I have an existing Lucene store with many millions of documents, each one representing metadata for an entity. I have a few Id fields (Id1, Id2 .. Id5) and each document can have zero or many values for this field. The index is only ever queried by one of these Ids at a time. I've indexed these fields independently and it's is all working great. I initially chose to use Lucene as it was by far the fastest way to query such a vast number of small documents and I am happy with my decision.
However now I must store another type of document which also represent a different kind of metadata for entities and have values for (Id1, Id2 .. Id5), and which also will be queried by one of those Ids separately. The existing metadata and this new set of data will be stored and queried for independently from each other.
How do I query Lucene by an Id but for only one type of document. I can think of a few options, but I'd like to know what those in the know recommend from experience in order to keep Lucene manageable and fast.
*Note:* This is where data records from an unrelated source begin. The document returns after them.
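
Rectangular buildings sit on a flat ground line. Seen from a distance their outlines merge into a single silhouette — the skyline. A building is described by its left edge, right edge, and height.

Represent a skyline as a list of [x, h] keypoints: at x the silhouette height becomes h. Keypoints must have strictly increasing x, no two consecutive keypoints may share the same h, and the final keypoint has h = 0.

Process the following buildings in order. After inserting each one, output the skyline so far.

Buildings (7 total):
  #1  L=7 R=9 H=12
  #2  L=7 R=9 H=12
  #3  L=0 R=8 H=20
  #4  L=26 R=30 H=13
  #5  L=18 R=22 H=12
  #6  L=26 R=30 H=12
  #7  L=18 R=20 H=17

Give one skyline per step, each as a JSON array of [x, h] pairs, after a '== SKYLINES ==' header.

== SKYLINES ==
[[7,12],[9,0]]
[[7,12],[9,0]]
[[0,20],[8,12],[9,0]]
[[0,20],[8,12],[9,0],[26,13],[30,0]]
[[0,20],[8,12],[9,0],[18,12],[22,0],[26,13],[30,0]]
[[0,20],[8,12],[9,0],[18,12],[22,0],[26,13],[30,0]]
[[0,20],[8,12],[9,0],[18,17],[20,12],[22,0],[26,13],[30,0]]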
- Use separate Lucene indexes. This would avoid the problem since the document types are orthogonal. There's also the benefit being able to read and write from the indexes separately.
- Rename the fields Id1..Idn for the new documents to XId1...XIdn. In this way, documents of one type would not have the same field names as documents of another type. This seems like more of a workaround to avoid the problem than an actual solution.
- Add a numeric field "Type" and change indexies to (Type, Idx). This method seems wasteful as each index would have to also contain the type.
I am able to break backwards compatibility with my existing setup. It would be great if the solution can be reused if I come to add another document type.